For now, the city's reimagining of outdoor dining remains in flux because of legal challenges by some community activists and residents who balk at the loss of parking spaces -- at least 8,500 spaces in a city where real estate has always been a valuable commodity, whether it be for cars or otherwise.
Critics say the sheds attracted vermin and too many noisy patrons deep into the night -- perhaps a sign of recovery for some but an annoyance for others.
"We now have the restaurants on the streets and on the sidewalks," said Judith Burnett, whose apartment windows face Columbus Avenue, in an area lined with restaurants and again will soon be closed to traffic on Sundays.
While she called the initial move to help restaurants a "brilliant way to help people save their businesses," she's now ambivalent if things should stay that way. She doesn't want traffic permanently slowed, including the buses she rides.
"It tangled up so much traffic," Burnett said.
City officials say they took those complaints into account when developing new standards.
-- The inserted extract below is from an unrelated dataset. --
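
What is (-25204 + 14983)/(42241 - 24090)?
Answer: -10221/18151 ≈ -0.56311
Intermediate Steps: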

"Out of all the doom and gloom from the pandemic, one of the bright spots is that it allowed us to reimagine our relationship with the public space -- and that's everything from open restaurants to open streets," said Andrew Rigie, the executive director of the New York City Hospitality Alliance, the trade group for pubs and eateries.
He called outdoor dining a "natural progression," accelerated by necessity and allow New Yorkers to "enjoy the city in a way they may not have prior to the pandemic."
Harway, the Upper West Side resident, also called it progress.
"I never particularly liked to eat on the street in New York before the pandemic. It seemed noisy or dirty," she said. "With everybody eating outdoors at all the restaurants now, it's become more integrated into the life of the city -- maybe that's what it's like in Paris or Madrid."